What exactly sets it apart from other TTL computers?

The combination of a low chip count with the ability to display video and play interesting, fast scrolling, video games. Other small TTL designs have limited output capability. For example, they could just drive some LEDs or an LCD display. Designs that generate video typically need multiple boards. We blended the video circuit with the processor. One way to see it is as a processor that is powerful enough to synthesise video signals. You can also see it as a video card that can run general purpose software. Most importantly, you can get it as an affordable kit that you can put together yourself and can show off to others. Even if you don’t have a lot of soldering and electronics experience, you can build one yourself. And once you’re bored with the games, it can still function as an interesting looking clock while it is drawing its Mandelbrot fractals.

How fast is the Gigatron?

The computer runs at 6.25 MHz and executes one 8-bit operation per cycle. That is quite fast for the day. The raw computation power (“MIPS”) might very well exceed that of the 8088 CPU in the first 1981 IBM PC. Of course, effectively it loses quite a bit of that speed because, under normal operation, much of that power is needed for synthesising video and sound signals. That is the price to pay for eliminating dedicated circuitry for those functions. But that is also its charm.

Can it run Linux?

This computer is comparable to the 8-bit microcomputers of the 1970s and 1980s. Linux normally requires a memory management unit (MMU) and a large address space, so it typically needs to run on a 32-bits system or bigger. But then there is this, so never say “never”. (Any volunteers?)

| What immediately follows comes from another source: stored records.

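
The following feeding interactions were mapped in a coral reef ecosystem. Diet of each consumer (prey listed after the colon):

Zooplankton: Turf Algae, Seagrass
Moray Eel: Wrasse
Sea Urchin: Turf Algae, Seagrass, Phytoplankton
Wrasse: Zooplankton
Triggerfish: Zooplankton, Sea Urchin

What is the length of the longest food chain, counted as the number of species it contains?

4 species

One longest chain: Turf Algae → Zooplankton → Wrasse → Moray Eel.
It has 4 species and 3 links.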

Why did you make it into a kit?

A lot of people were immediately enthusiastic when we showed them our prototype and they wanted to have one as well. But it is really a lot of work to figure all of this out from scratch. It takes weeks to build one on a breadboard. You need to collect parts from many places, buy an oscilloscope, and so on, so it becomes expensive. We felt obliged to spread the fun of making your own TTL computer by lowering the bar and turning it into a kit.

Can you still buy these old chips?

Yes, throughout the decades, the 7400-series have remained popular, because these are useful as “glue logic”, where modules in a larger system must be connected. Although the older families have been replaced by more modern IC technologies, and not all type numbers are still useful today, the basic set is still being manufactured, for example by Texas Instruments and Nexperia. We tried to use as much as possible these basic types.

You must be university professors!

No. Just interested in technology. We do both have a computer science background, but not in electrical engineering. Our day jobs have nothing to do with circuit design.

You must be getting rich from this!

For that we are more than 40 years too late… But seriously: this is a severely niche-market kind of “product” with many parts from many vendors. So that means low volume series, low discounts and quite a bit in overhead costs, taxes and import fees. The logistics and support turn out to be surprisingly labor intensive.  Even if you ignore the many hundreds of hours from the design and kit preparation phases, it is more profitable to find a minimum wage job. We are selling at a price that no distributor could afford to offer and we are shipping from our living rooms because it is fun to spread the joy. The real reward is all the nice people we get to meet through this project, and that is worth a lot.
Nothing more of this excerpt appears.